4 years ago, I was lucky enough to be in the right place at the right time when Germany hosted the World Cup. Though it was just the tiny Stuttgart city, the vibes were electrifying! A huge screen was erected in the park. German fans turned up in full force to support their country in one of the matches. Basking in the cheerful sunny weather with beer in our hands, the mood was a relax one. And when Germany won that match, all hell broke loose! Fans lined and blocked the streets singing, dancing and chanting, 'Berlin, Berlin, wir fahren nach Berlin!' The festive mood was absolutely infectious. No matter we were stuck in the car with tons of happy fans literally pushing the car from side to side, almost causing a concussion among us! We simply giggled merrily away! We were united as one that day because of our support for Germany. It was an incredible first for me.

In the Germany-Argentina match, the heart almost stood still when both teams went into penalty shoot out. The hands were clammy and the breathing shallow. We were in a sport hall with hundreds of fans. The silence in the hall was deafening. That changed minutes later when Germany won. The hall erupted into loud triumphant cheers and I was jumping up and down in joy, hugging the man and the friends. We were all sooo thrilled!!!! 'Is Germany unbeatable?', we couldn't help questioning ourselves silently that day.

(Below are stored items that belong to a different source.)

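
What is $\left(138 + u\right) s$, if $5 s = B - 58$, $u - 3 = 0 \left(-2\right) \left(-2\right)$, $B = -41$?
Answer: $- \frac{13959}{5} \approx -2791.8$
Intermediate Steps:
$u = 3$ ($u = 3 + 0 \left(-2\right) \left(-2\right) = 3 + 0 \left(-2\right) = 3 + 0 = 3$)
$s = - \frac{99}{5}$ ($s = \frac{-41 - 58}{5} = \frac{1}{5} \left(-99\right) = - \frac{99}{5} \approx -19.8$)
$\left(138 + u\right) s = \left(138 + 3\right) \left(- \frac{99}{5}\right) = 141 \left(- \frac{99}{5}\right) = - \frac{13959}{5}$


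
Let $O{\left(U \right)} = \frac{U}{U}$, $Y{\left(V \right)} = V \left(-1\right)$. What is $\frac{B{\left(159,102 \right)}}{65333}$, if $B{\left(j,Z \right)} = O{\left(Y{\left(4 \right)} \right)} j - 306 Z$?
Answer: $- \frac{31053}{65333} \approx -0.4753$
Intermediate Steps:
$Y{\left(V \right)} = - V$
$O{\left(U \right)} = 1$
$B{\left(j,Z \right)} = j - 306 Z$ ($B{\left(j,Z \right)} = 1 j - 306 Z = j - 306 Z$)
$\frac{B{\left(159,102 \right)}}{65333} = \frac{159 - 31212}{65333} = \left(159 - 31212\right) \frac{1}{65333} = \left(-31053\right) \frac{1}{65333} = - \frac{31053}{65333}$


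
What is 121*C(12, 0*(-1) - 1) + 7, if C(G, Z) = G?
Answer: 1459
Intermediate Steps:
121*C(12, 0*(-1) - 1) + 7 = 121*12 + 7 = 1452 + 7 = 1459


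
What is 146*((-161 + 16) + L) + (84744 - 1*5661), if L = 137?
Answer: 77915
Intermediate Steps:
146*((-161 + 16) + L) + (84744 - 1*5661) = 146*((-161 + 16) + 137) + (84744 - 1*5661) = 146*(-145 + 137) + (84744 - 5661) = 146*(-8) + 79083 = -1168 + 79083 = 77915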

But as Italy sealed our defeat with a second goal in the semi-final, the sheer disppointment was ringing loud and clear in our ears. Tears were shed. Including mine. The dull heartache returned. Once again for days, I couldn't get over the loss.

Well, that's football...

The heart hasn't been throbbing too much during this World Cup. Yet. In a few days, Germany and Argentina will meet again for a face off. I will be holding my breath.